Es gibt also Grenzen, die von Geburt an da sind. Aber was genau aus einem Baby mit seinen individuellen Anlagen innerhalb seiner Möglichkeiten später einmal werden wird, hängt von Zufall, Schicksal, Lebensumständen, Erfahrungen und unserer Erziehung, kurzum: von der Umwelt ab.

Ein Mensch, der von Natur aus sehr extrovertiert ist, kann diese Eigenschaft in ganz verschiedenen Bereichen ausleben, zum Beispiel als Schauspieler, aber auch als Manager oder Lehrer. Nichts ist festgelegt. Und die Hirnforschung weiß inzwischen auch, wie stark die Verschaltungen der Synapsen im Gehirn von den frühen Erfahrungen eines Babys beeinflusst werden.
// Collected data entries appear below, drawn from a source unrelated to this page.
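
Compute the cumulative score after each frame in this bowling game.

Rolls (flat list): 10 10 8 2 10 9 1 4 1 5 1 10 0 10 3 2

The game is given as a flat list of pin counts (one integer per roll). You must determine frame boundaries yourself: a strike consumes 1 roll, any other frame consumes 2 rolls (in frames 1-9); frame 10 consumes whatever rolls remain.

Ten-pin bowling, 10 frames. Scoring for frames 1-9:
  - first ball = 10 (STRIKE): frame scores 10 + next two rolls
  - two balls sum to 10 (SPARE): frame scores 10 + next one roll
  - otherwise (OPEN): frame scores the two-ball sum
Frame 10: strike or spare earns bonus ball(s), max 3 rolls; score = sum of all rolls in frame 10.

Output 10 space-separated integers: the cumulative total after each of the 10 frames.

Answer: 28 48 68 88 102 107 113 133 146 151

Derivation:
Frame 1: STRIKE. 10 + next two rolls (10+8) = 28. Cumulative: 28
Frame 2: STRIKE. 10 + next two rolls (8+2) = 20. Cumulative: 48
Frame 3: SPARE (8+2=10). 10 + next roll (10) = 20. Cumulative: 68
Frame 4: STRIKE. 10 + next two rolls (9+1) = 20. Cumulative: 88
Frame 5: SPARE (9+1=10). 10 + next roll (4) = 14. Cumulative: 102
Frame 6: OPEN (4+1=5). Cumulative: 107
Frame 7: OPEN (5+1=6). Cumulative: 113
Frame 8: STRIKE. 10 + next two rolls (0+10) = 20. Cumulative: 133
Frame 9: SPARE (0+10=10). 10 + next roll (3) = 13. Cumulative: 146
Frame 10: OPEN. Sum of all frame-10 rolls (3+2) = 5. Cumulative: 151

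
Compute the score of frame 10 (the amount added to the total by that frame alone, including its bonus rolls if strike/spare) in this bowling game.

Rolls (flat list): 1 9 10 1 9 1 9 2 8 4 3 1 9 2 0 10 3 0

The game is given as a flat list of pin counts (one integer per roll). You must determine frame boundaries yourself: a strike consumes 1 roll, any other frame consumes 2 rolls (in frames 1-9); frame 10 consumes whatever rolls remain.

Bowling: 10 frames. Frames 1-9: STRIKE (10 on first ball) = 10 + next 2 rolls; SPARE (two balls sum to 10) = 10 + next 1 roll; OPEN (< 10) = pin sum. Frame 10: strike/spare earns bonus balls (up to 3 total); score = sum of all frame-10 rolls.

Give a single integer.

Frame 1: SPARE (1+9=10). 10 + next roll (10) = 20. Cumulative: 20
Frame 2: STRIKE. 10 + next two rolls (1+9) = 20. Cumulative: 40
Frame 3: SPARE (1+9=10). 10 + next roll (1) = 11. Cumulative: 51
Frame 4: SPARE (1+9=10). 10 + next roll (2) = 12. Cumulative: 63
Frame 5: SPARE (2+8=10). 10 + next roll (4) = 14. Cumulative: 77
Frame 6: OPEN (4+3=7). Cumulative: 84
Frame 7: SPARE (1+9=10). 10 + next roll (2) = 12. Cumulative: 96
Frame 8: OPEN (2+0=2). Cumulative: 98
Frame 9: STRIKE. 10 + next two rolls (3+0) = 13. Cumulative: 111
Frame 10: OPEN. Sum of all frame-10 rolls (3+0) = 3. Cumulative: 114

Answer: 3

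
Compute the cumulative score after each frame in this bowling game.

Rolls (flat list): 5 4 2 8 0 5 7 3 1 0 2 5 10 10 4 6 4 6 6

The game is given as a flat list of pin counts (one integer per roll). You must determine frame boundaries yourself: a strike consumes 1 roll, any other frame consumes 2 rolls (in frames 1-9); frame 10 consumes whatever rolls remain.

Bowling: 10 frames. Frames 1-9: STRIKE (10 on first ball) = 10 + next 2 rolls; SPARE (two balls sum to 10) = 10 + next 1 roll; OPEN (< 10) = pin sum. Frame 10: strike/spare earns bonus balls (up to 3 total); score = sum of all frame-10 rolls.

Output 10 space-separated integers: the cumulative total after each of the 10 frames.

Answer: 9 19 24 35 36 43 67 87 101 117

Derivation:
Frame 1: OPEN (5+4=9). Cumulative: 9
Frame 2: SPARE (2+8=10). 10 + next roll (0) = 10. Cumulative: 19
Frame 3: OPEN (0+5=5). Cumulative: 24
Frame 4: SPARE (7+3=10). 10 + next roll (1) = 11. Cumulative: 35
Frame 5: OPEN (1+0=1). Cumulative: 36
Frame 6: OPEN (2+5=7). Cumulative: 43
Frame 7: STRIKE. 10 + next two rolls (10+4) = 24. Cumulative: 67
Frame 8: STRIKE. 10 + next two rolls (4+6) = 20. Cumulative: 87
Frame 9: SPARE (4+6=10). 10 + next roll (4) = 14. Cumulative: 101
Frame 10: SPARE. Sum of all frame-10 rolls (4+6+6) = 16. Cumulative: 117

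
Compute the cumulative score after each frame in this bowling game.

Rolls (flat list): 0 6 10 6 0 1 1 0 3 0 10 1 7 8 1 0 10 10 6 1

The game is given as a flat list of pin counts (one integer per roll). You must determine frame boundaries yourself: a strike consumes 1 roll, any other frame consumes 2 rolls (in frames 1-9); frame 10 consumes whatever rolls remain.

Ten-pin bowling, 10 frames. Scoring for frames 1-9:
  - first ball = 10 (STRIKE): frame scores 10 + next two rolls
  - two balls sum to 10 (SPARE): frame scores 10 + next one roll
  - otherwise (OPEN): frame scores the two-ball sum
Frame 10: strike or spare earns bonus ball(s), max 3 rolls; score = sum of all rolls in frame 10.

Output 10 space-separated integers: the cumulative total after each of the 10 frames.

Frame 1: OPEN (0+6=6). Cumulative: 6
Frame 2: STRIKE. 10 + next two rolls (6+0) = 16. Cumulative: 22
Frame 3: OPEN (6+0=6). Cumulative: 28
Frame 4: OPEN (1+1=2). Cumulative: 30
Frame 5: OPEN (0+3=3). Cumulative: 33
Frame 6: SPARE (0+10=10). 10 + next roll (1) = 11. Cumulative: 44
Frame 7: OPEN (1+7=8). Cumulative: 52
Frame 8: OPEN (8+1=9). Cumulative: 61
Frame 9: SPARE (0+10=10). 10 + next roll (10) = 20. Cumulative: 81
Frame 10: STRIKE. Sum of all frame-10 rolls (10+6+1) = 17. Cumulative: 98

Answer: 6 22 28 30 33 44 52 61 81 98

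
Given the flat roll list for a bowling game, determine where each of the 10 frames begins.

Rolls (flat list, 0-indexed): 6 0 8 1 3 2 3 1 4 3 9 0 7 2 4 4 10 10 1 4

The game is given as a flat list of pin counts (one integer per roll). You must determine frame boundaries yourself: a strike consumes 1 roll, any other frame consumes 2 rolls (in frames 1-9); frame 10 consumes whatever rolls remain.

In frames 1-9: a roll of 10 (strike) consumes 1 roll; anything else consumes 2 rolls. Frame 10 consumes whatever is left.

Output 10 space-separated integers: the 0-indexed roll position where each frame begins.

Frame 1 starts at roll index 0: rolls=6,0 (sum=6), consumes 2 rolls
Frame 2 starts at roll index 2: rolls=8,1 (sum=9), consumes 2 rolls
Frame 3 starts at roll index 4: rolls=3,2 (sum=5), consumes 2 rolls
Frame 4 starts at roll index 6: rolls=3,1 (sum=4), consumes 2 rolls
Frame 5 starts at roll index 8: rolls=4,3 (sum=7), consumes 2 rolls
Frame 6 starts at roll index 10: rolls=9,0 (sum=9), consumes 2 rolls
Frame 7 starts at roll index 12: rolls=7,2 (sum=9), consumes 2 rolls
Frame 8 starts at roll index 14: rolls=4,4 (sum=8), consumes 2 rolls
Frame 9 starts at roll index 16: roll=10 (strike), consumes 1 roll
Frame 10 starts at roll index 17: 3 remaining rolls

Answer: 0 2 4 6 8 10 12 14 16 17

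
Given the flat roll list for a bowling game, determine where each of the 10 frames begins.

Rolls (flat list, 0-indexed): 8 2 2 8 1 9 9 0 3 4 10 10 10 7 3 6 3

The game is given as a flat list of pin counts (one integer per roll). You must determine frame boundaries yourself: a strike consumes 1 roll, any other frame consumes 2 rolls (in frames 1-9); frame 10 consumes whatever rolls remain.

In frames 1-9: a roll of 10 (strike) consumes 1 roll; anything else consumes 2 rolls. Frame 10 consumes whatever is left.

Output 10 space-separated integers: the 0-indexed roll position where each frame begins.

Frame 1 starts at roll index 0: rolls=8,2 (sum=10), consumes 2 rolls
Frame 2 starts at roll index 2: rolls=2,8 (sum=10), consumes 2 rolls
Frame 3 starts at roll index 4: rolls=1,9 (sum=10), consumes 2 rolls
Frame 4 starts at roll index 6: rolls=9,0 (sum=9), consumes 2 rolls
Frame 5 starts at roll index 8: rolls=3,4 (sum=7), consumes 2 rolls
Frame 6 starts at roll index 10: roll=10 (strike), consumes 1 roll
Frame 7 starts at roll index 11: roll=10 (strike), consumes 1 roll
Frame 8 starts at roll index 12: roll=10 (strike), consumes 1 roll
Frame 9 starts at roll index 13: rolls=7,3 (sum=10), consumes 2 rolls
Frame 10 starts at roll index 15: 2 remaining rolls

Answer: 0 2 4 6 8 10 11 12 13 15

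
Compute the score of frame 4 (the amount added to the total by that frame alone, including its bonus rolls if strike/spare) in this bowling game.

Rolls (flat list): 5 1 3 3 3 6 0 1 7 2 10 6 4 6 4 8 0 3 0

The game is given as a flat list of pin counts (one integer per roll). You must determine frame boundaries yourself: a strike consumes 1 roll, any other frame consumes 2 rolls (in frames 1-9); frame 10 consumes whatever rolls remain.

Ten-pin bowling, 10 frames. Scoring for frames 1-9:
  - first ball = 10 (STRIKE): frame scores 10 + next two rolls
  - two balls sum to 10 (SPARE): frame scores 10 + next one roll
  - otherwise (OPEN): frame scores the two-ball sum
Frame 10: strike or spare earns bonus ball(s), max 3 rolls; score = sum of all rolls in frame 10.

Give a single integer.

Frame 1: OPEN (5+1=6). Cumulative: 6
Frame 2: OPEN (3+3=6). Cumulative: 12
Frame 3: OPEN (3+6=9). Cumulative: 21
Frame 4: OPEN (0+1=1). Cumulative: 22
Frame 5: OPEN (7+2=9). Cumulative: 31
Frame 6: STRIKE. 10 + next two rolls (6+4) = 20. Cumulative: 51

Answer: 1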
Liebe, Geborgenheit, Beziehung und Zärtlichkeit sind für Babys Entwicklung vermutlich genauso entscheidend wie seine Erbanlagen.

Und was prägt ein Baby nun mehr: Natur oder Kultur?

Die Frage, was einen Menschen letztlich stärker prägt, seine Natur (also die Gene) oder die Kultur (wie Erziehung und Freunde), wurde lange sehr kontrovers diskutiert. In den 70er Jahren ging man davon aus, dass alles Erziehung ist, in den 90er Jahren schwang das Pendel wieder zurück zur Natur. Inzwischen hat man sich mehr oder weniger darauf geeinigt, dass beide Faktoren zusammenwirken. Aber wie das genau aussieht, ist auch heute noch nicht vollständig geklärt.